Par Meïr Ben Hayoun
Il est très difficile pour ceux qui n’ont pas connu cette époque de comprendre la colère des vagues d’Alyah des pays arabes des années 50 et 60. La discrimination sociale par l’establishment travailliste principalement laïc et ashkénaze avait suscité un profond sentiment de frustration. Cela a débouché au début des années 70 par une rébellion de jeunes séfaradim souvent livrés à eux-mêmes et que le système avait rejetés. Ils s’étaient organisés dans un cadre politique intitulé les “panthères noires”.
Charlie Bitton décédé ce shabbat, le 24 février 2024, à l’âge de 76 ans, a été manifestement une des figures des plus emblématiques de cet embrasement social plutôt houleux. Il avait opté pour une démarche d’agitation et de provocation contre le système. Sorti très tôt de l’école primaire et privé de culture politique, il avait été abordé par des éléments du Matzpen, l’extrême gauche antisioniste dont nombre de ses membres ont été condamnés pour haute trahison.
Les membres du Matzpen n’avaient bien entendu rien à voir avec la discrimination dont faisaient objet les sefaradim. Ce problème n’était d’ailleurs point leur souci. Ils étaient même des privilégiés issus des universités israéliennes où à cette époque, les séfaradim n’avaient que très rarement accès. Matzpen a su pénétrer Charlie Bitton et d’autres panthères noires en leur inoculant des schémas marxistes simplistes sur les dominants et dominés. Ils les ont convaincus que le sionisme était un mouvement colonialiste discriminant les sefaradim au même titre qu’il avait opprimé les Arabes en 1948 et en 1967.
Le sionisme atavique vibrant et biblique ayant fait parvenir les trois quarts du judaïsme des pays arabes à Sion était complétement éludé dans cette manipulation grossière par Matzpen. Pour eux il s’agissait de faire franchir aux panthères noires le Rubicon de l’antisionisme en exploitant leurs énergies débordantes de protestation sociale.
C’est ainsi que Charlie Bitton fut choisi comme candidat à la Knesset par Hadash, le parti marxiste arabe israélien manœuvré par Matzpen et par des antisionistes juifs. De facto, les marxistes de Matzpen se servaient aussi bien des Arabes israéliens que des sefaradim des panthères noires. Par le truchement de Bitton, ils espéraient phagocyter le mouvement d’agitation sociale des masses séfarades à la lutte antisioniste. Le résultat fut pratiquement nul.
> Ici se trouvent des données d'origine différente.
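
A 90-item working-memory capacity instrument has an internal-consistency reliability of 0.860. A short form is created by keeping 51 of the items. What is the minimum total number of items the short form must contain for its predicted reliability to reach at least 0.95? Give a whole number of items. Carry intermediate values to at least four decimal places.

First, r for the 51-item form: n = 51/90 = 0.5667, so r_51 = 0.5667·0.860/(1 + (0.5667 − 1)·0.860) = 0.7768
Then solve for n' with r_old = 0.7768, r_target = 0.95: n' = 0.95(1 − 0.7768)/[0.7768(1 − 0.95)] = 5.4593
Items = 5.4593 × 51 ≈ 278.42 → 279

279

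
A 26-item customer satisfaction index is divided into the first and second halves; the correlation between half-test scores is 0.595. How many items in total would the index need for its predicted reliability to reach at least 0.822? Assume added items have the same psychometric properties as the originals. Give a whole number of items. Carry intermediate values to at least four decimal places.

41

r_full = 2(0.595)/(1 + 0.595) = 0.7461
n = r_tgt(1 − r_full) / [r_full(1 − r_tgt)] = 0.822 × 0.2539 / (0.7461 × 0.178) ≈ 1.5715
Items = 1.5715 × 26 ≈ 40.86 → 41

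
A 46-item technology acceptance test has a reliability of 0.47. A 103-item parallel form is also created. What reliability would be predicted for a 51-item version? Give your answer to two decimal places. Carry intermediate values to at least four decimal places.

0.50

The 103-item form is not needed; work directly from the 46-item form with n = 51/46 = 1.1087.
r_{51} = n·r / (1 + (n − 1)·r) = 0.5211 / 1.0511 ≈ 0.4958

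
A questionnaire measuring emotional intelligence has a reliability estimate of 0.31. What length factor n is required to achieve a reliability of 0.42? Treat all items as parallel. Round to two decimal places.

n = 0.42(1 − 0.31) / [0.31(1 − 0.42)]
n = 0.2898 / 0.1798 ≈ 1.6118

1.61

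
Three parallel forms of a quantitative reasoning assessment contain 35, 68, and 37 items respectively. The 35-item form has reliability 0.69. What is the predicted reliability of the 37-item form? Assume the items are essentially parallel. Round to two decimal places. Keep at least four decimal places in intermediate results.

0.70

Only the ratio of lengths matters: n = 37/35 = 1.0571
r_{37} = n·r / (1 + (n − 1)·r) = 0.7294 / 1.0394 ≈ 0.7018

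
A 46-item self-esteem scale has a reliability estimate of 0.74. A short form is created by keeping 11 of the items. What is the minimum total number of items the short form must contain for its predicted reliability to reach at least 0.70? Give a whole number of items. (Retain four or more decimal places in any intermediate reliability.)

Short-form reliability: n = 11/46 = 0.2391; r_11 = n·r/(1+(n−1)r) ≈ 0.4049
Length factor from the short form to reach 0.70: n' = 0.70(1 − 0.4049) / [0.4049(1 − 0.70)] ≈ 3.4294
Items = 3.4294 × 11 ≈ 37.72 → 38

38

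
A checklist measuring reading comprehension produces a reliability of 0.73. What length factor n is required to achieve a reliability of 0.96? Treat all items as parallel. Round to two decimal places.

8.88

Spearman-Brown solved for the length factor n:
n = r*(1 − r) / [ r (1 − r*) ]
n = 0.96 × (1 − 0.73) / [ 0.73 × (1 − 0.96) ]
n = 0.2592 / 0.0292 ≈ 8.8767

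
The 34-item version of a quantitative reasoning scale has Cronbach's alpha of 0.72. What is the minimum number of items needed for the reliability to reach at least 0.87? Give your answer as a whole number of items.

89

Rearranging the Spearman-Brown formula for n,
n = r*(1 − r) / [ r (1 − r*) ]
n = 0.87(1 − 0.72) / [0.72(1 − 0.87)]
  = 0.2436 / 0.0936 = 2.6026
So the test needs 2.6026 × 34 ≈ 88.49 items; rounding up, 89.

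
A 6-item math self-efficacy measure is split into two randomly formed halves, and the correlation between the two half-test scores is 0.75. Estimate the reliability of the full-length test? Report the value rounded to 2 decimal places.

Each half is half the length of the full test, so the full test is n = 2 times a half.
r_full = 2(0.75) / (1 + 0.75)
r_full = 1.5000 / 1.7500 ≈ 0.8571

0.86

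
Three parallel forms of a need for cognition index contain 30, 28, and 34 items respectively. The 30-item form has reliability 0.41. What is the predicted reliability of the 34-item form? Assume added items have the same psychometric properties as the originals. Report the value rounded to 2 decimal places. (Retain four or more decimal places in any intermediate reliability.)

0.44

The 28-item form is not needed; work directly from the 30-item form with n = 34/30 = 1.1333.
r_{34} = n·r / (1 + (n − 1)·r) = 0.4647 / 1.0547 ≈ 0.4406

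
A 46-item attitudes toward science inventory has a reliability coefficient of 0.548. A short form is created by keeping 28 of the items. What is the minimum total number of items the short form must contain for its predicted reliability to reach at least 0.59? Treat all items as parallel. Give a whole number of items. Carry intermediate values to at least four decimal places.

55

Short-form reliability: n = 28/46 = 0.6087; r_28 = n·r/(1+(n−1)r) ≈ 0.4246
Then solve for n' with r_old = 0.4246, r_target = 0.59: n' = 0.59(1 − 0.4246)/[0.4246(1 − 0.59)] = 1.9501
Items = 1.9501 × 28 ≈ 54.60 → 55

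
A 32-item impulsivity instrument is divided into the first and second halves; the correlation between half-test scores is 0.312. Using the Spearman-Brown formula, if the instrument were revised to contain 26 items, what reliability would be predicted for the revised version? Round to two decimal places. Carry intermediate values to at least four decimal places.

Full-test reliability from the split-half r: r_full = 2(0.312)/(1 + 0.312) = 0.4756
Then adjust to 26 items: n = 26/32 = 0.8125
r_new = n·r_full / (1 + (n − 1)·r_full) = 0.3864 / 0.9108 ≈ 0.4242

0.42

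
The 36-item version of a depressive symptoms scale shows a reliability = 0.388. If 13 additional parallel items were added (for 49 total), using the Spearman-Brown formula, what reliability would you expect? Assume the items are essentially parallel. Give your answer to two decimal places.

0.46

The new length is 49/36 = 1.3611 times the old.
r_new = 1.3611·0.388 / [1 + (1.3611 − 1)·0.388]
     = 0.5281 / 1.1401 = 0.4632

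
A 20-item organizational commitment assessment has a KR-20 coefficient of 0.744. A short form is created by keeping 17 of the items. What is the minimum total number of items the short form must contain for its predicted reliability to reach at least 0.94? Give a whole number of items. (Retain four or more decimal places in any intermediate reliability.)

Short-form reliability: n = 17/20 = 0.8500; r_17 = n·r/(1+(n−1)r) ≈ 0.7118
Then solve for n' with r_old = 0.7118, r_target = 0.94: n' = 0.94(1 − 0.7118)/[0.7118(1 − 0.94)] = 6.3433
Total items = 6.3433 × 17 = 107.84, rounded up to 108.

108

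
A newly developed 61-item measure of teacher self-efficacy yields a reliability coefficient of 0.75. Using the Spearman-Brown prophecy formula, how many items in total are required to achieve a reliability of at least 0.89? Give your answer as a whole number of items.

165

Invert Spearman-Brown to solve for n:
n = r_target (1 − r_old) / [ r_old (1 − r_target) ]
n = 0.89(1 − 0.75) / [0.75(1 − 0.89)]
n = 0.2225 / 0.0825 ≈ 2.6970
Items needed = n × 61 = 2.6970 × 61 ≈ 164.52 → round up to 165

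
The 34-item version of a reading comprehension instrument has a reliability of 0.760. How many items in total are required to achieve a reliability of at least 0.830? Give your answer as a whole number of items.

53

Invert Spearman-Brown to solve for n:
n = r_target (1 − r_old) / [ r_old (1 − r_target) ]
n = [0.830 × 0.240] / [0.760 × 0.170]
  = 0.199200 / 0.129200 = 1.5418
1.5418 × 34 = 52.42 → 53 items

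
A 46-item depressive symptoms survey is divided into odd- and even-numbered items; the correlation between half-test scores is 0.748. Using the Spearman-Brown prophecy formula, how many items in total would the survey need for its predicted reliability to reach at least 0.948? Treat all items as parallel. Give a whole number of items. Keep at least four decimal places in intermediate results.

Corrected full-test reliability: r_full = 2 × 0.748 / (1 + 0.748) ≈ 0.8558
n = r_tgt(1 − r_full) / [r_full(1 − r_tgt)] = 0.948 × 0.1442 / (0.8558 × 0.052) ≈ 3.0718
Required items = 3.0718 × 46 = 141.30, so 142 items.

142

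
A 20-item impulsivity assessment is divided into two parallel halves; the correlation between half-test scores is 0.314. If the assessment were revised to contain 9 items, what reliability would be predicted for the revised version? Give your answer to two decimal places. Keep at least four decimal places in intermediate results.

0.29

Full-test reliability from the split-half r: r_full = 2(0.314)/(1 + 0.314) = 0.4779
Length factor from 20 to 9 items: n = 9/20 = 0.4500
r_new = n·r_full / (1 + (n − 1)·r_full) = 0.2151 / 0.7372 ≈ 0.2918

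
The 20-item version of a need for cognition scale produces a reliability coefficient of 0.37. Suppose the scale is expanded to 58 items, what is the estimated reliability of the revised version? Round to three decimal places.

0.630

n = 58/20 = 2.9
r_new = (2.9 × 0.37) / (1 + (2.9 − 1) × 0.37)
r_new = 1.0730 / 1.7030 ≈ 0.6301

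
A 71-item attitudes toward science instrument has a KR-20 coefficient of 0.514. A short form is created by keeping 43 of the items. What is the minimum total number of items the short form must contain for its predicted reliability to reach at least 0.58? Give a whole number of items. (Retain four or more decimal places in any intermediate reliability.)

Short-form reliability: n = 43/71 = 0.6056; r_43 = n·r/(1+(n−1)r) ≈ 0.3904
Then solve for n' with r_old = 0.3904, r_target = 0.58: n' = 0.58(1 − 0.3904)/[0.3904(1 − 0.58)] = 2.1563
Items = 2.1563 × 43 ≈ 92.72 → 93

93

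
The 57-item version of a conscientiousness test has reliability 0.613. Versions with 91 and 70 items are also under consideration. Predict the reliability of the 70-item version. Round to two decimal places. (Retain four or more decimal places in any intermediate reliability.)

Only the ratio of lengths matters: n = 70/57 = 1.2281
r_{70} = n·r / (1 + (n − 1)·r) = 0.7528 / 1.1398 ≈ 0.6605

0.66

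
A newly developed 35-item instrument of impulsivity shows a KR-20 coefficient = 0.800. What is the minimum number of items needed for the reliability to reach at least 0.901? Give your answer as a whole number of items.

80

Spearman-Brown solved for the length factor n:
n = r_target (1 − r_old) / [ r_old (1 − r_target) ]
n = 0.901 × (1 − 0.800) / [ 0.800 × (1 − 0.901) ]
  = 0.180200 / 0.079200 = 2.2753
So the test needs 2.2753 × 35 ≈ 79.64 items; rounding up, 80.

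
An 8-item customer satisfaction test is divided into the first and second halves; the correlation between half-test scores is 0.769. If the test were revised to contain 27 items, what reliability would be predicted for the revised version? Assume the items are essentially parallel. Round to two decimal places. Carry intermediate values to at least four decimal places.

Full-test reliability from the split-half r: r_full = 2(0.769)/(1 + 0.769) = 0.8694
Length factor from 8 to 27 items: n = 27/8 = 3.3750
r_new = n·r_full / (1 + (n − 1)·r_full) = 2.9342 / 3.0648 ≈ 0.9574

0.96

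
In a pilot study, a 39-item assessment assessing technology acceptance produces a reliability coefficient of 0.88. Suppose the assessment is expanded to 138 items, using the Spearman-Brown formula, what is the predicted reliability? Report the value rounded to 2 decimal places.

0.96

n = 138/39 = 3.5385
r_new = 3.5385·0.88 / [1 + (3.5385 − 1)·0.88]
r_new = 3.1139 / 3.2339 ≈ 0.9629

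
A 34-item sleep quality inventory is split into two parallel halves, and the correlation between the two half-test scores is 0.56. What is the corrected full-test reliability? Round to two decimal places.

Apply the Spearman-Brown correction with n = 2:
r_full = 2(0.56) / (1 + 0.56)
       = 1.1200 / 1.5600 = 0.7179

0.72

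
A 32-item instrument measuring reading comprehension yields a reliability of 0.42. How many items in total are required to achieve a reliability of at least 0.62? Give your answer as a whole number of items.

n = [0.62 × 0.58] / [0.42 × 0.38]
  = 0.3596 / 0.1596 = 2.2531
So the test needs 2.2531 × 32 ≈ 72.10 items; rounding up, 73.

73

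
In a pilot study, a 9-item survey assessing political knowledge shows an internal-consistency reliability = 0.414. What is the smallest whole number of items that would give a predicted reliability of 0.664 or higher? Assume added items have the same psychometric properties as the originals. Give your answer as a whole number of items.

n = 0.664(1 − 0.414) / [0.414(1 − 0.664)]
  = 0.389104 / 0.139104 = 2.7972
2.7972 × 9 = 25.17 → 26 items

26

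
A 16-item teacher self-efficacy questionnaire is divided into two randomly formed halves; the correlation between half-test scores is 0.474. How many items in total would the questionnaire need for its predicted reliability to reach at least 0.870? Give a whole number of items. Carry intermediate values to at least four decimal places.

r_full = 2(0.474)/(1 + 0.474) = 0.6431
Solve Spearman-Brown for n: n = 0.870(1 − 0.6431) / [0.6431(1 − 0.870)] = 3.7140
Required items = 3.7140 × 16 = 59.42, so 60 items.

60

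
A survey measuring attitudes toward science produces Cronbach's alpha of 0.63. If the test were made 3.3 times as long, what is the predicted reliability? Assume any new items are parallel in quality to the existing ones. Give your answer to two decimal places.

r_new = 3.3·0.63 / [1 + (3.3 − 1)·0.63]
     = 2.0790 / 2.4490 = 0.8489

0.85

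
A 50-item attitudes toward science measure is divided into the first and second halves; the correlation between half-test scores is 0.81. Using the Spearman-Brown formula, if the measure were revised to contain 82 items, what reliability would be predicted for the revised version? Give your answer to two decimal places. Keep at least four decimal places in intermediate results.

0.93

Full-test reliability from the split-half r: r_full = 2(0.81)/(1 + 0.81) = 0.8950
Length factor from 50 to 82 items: n = 82/50 = 1.6400
r_new = n·r_full / (1 + (n − 1)·r_full) = 1.4678 / 1.5728 ≈ 0.9332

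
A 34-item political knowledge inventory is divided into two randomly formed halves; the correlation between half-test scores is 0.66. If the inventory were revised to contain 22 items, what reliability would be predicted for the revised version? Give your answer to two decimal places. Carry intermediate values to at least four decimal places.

0.72

First correct the split-half correlation to full-test reliability: r_full = 2 × 0.66 / (1 + 0.66) ≈ 0.7952
Length factor from 34 to 22 items: n = 22/34 = 0.6471
r_new = n·r_full / (1 + (n − 1)·r_full) = 0.5146 / 0.7194 ≈ 0.7153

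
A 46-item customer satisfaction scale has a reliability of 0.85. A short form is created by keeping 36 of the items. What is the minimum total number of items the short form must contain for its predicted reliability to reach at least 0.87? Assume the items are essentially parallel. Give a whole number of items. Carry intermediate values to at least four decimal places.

55

Short-form reliability: n = 36/46 = 0.7826; r_36 = n·r/(1+(n−1)r) ≈ 0.8160
Length factor from the short form to reach 0.87: n' = 0.87(1 − 0.8160) / [0.8160(1 − 0.87)] ≈ 1.5090
Total items = 1.5090 × 36 = 54.32, rounded up to 55.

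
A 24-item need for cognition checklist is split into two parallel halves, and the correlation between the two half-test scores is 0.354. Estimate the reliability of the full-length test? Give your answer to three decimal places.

0.523

The full test is twice the length of either half (n = 2).
r_full = 2(0.354) / (1 + 0.354)
       = 0.7080 / 1.3540 = 0.5229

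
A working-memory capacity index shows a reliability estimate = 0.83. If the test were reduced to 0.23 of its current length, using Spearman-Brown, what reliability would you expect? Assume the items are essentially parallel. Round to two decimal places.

0.53

Apply the Spearman-Brown prophecy formula, r' = nr / [1 + (n − 1)r]:
r_new = (0.23 × 0.83) / (1 + (0.23 − 1) × 0.83)
r_new = 0.1909 / 0.3609 ≈ 0.5290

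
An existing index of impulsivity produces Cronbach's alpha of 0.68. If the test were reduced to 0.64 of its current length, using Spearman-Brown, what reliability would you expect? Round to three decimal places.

r_new = 0.64·0.68 / [1 + (0.64 − 1)·0.68]
     = 0.4352 / 0.7552 = 0.5763

0.576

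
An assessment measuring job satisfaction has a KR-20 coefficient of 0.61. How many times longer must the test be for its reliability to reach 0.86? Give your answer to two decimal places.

n = 0.86 × (1 − 0.61) / [ 0.61 × (1 − 0.86) ]
  = 0.3354 / 0.0854 = 3.9274

3.93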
C’est ainsi qu’il faut comprendre les prises de position proches de la trahison de Charlie Bitton comme son identification aux thèses de l’OLP. Il a été le premier député de la Knesset à avoir rencontré Arafat en 1980.
Par la suite, après avoir quitté le parti Hadash en claquant la porte en 1992, le sinistre des accords d’Oslo au milieu des années 90, Charlie Bitton a opéré un revirement à 180 degrés. Il est revenu petit à petit à la tradition juive séfarade de sa famille, des originaires du Maroc. Il s’est repositionné nettement à droite. Interviewé par le périodique de droite Makor Rishon, il avait déclaré : “J’ai cru que nous pourrions arriver à la paix avec les palestiniens, deux Etats pour deux peuples. J’ai changé d’avis. Je me suis rendu compte que nous avions affaire avec des escrocs. Ils ne veulent qu’une chose, une seule : nous jeter à la mer“. Quand cela a été diffusé, les média du main stream principalement de gauche ne l’ont pratiquement plus sollicité.
Lors de la période des terribles attentats de la seconde intifada il y a environ 20 ans, le croisant au centre-ville de Jérusalem, je me suis présenté à Charlie Bitton. Je lui ai demandé ce que désormais nous devions faire avec l’ennemi dit “palestinien”. Sa réponse dans le langage rude des sefaradim de Jérusalem fut immédiate:צריך לכסח להם את הצורה . En français, cela donne : “il faut leur casser la gueule !”. Et il m’a salué chaleureusement par le traditionnel “mon frère” des jeunes de Jérusalem. Je m’en souviens comme si c’était hier.
Evoquant cela, notre ami le docteur Michael Ben Ari, fondateur du parti Otzma yehoudit, nous a révélé qu’à chaque fois qu’il rencontrait Charlie Bitton, ce dernier maudissait les députés des partis arabes de la Knesset. Charlie Bitton voulait se rapprocher de Michael Ben Ari.